13/04/2012

RICARDO ARAÚJO PEREIRA







Cacete ensina jornalismo gratuitamente

A fotojornalista foi agredida e quem captou o acontecimento foi um seu colega. É uma falta de profissionalismo inadmissível. Talvez para a próxima esta jornalista tenha a máquina a postos quando estiver prestes a ser espancada pelas forças de segurança

A fotografia que mostra um polícia a dar uma bastonada preventiva a uma impertinente fotojornalista demonstra bem o estado em que o país se encontra: a situação é difícil, mas nem tudo são desgraças. Vi a fotografia e fiquei mais tranquilo. A estupenda cacetada corrigiu várias imperfeições. Primeiro, uma imperfeição cívica. Estes fotojornalistas andavam a pedi-las há muito, pelo perigo que representam para a sociedade. Recordo a tragédia que duas ou três dezenas destes profissionais podem causar quando perseguem princesas inglesas em Paris. Talvez houvesse uma princesa estrangeira nas imediações do Chiado e o polícia tenha sentido que poderia salvar vidas reais com um simples golpe do pulso.

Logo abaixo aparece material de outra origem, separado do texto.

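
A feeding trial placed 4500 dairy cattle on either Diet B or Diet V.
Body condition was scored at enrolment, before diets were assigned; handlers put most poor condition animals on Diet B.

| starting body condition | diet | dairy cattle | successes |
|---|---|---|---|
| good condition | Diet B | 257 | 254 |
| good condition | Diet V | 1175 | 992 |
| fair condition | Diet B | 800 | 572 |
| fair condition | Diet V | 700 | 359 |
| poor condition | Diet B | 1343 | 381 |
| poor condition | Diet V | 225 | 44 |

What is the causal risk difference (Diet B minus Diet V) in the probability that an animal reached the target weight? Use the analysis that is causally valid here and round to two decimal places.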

Por outro lado, a bastonada castigou, e de que maneira, a incompetência. A fotojornalista foi agredida e quem captou o acontecimento foi um seu colega. É uma falta de profissionalismo inadmissível. Talvez para a próxima esta jornalista tenha a máquina a postos quando estiver prestes a ser espancada pelas forças de segurança. São lições que o sarrafo ensina com muito mais eloquência do que a universidade. Por mais que tente, um chumbo num exame não consegue ser tão pedagógico como uma cicatriz na cabeça, ou um vergão no lombo.

O agente que salvou o país e a própria humanidade deve estar orgulhoso. Livrar o mundo de larápios, de desordeiros e de fotojornalistas do sexo feminino são algumas das principais razões que levam alguém a inscrever-se na polícia. Quem nunca brincou, em criança, aos polícias e fotojornalistas? Quem não recorda as séries policiais em que os melhores detectives tentam caçar os fotojornalistas mais pérfidos e astutos?

Ao que parece, o agente reagia a provocações dos manifestantes. Neste ponto, é justo reconhecer o modo como as costas da fotojornalista contribuíram para o alívio das tensões sociais. Este seria, aliás, um bom método para aplicar, por exemplo, no mundo do trabalho. Em cada empresa, haveria um fotojornalista. Sempre que houvesse conflitos laborais ou outros, os ofendidos espancavam o fotojornalista e voltavam ao trabalho revigorados. Pode ser que agora se comece a pensar nisso.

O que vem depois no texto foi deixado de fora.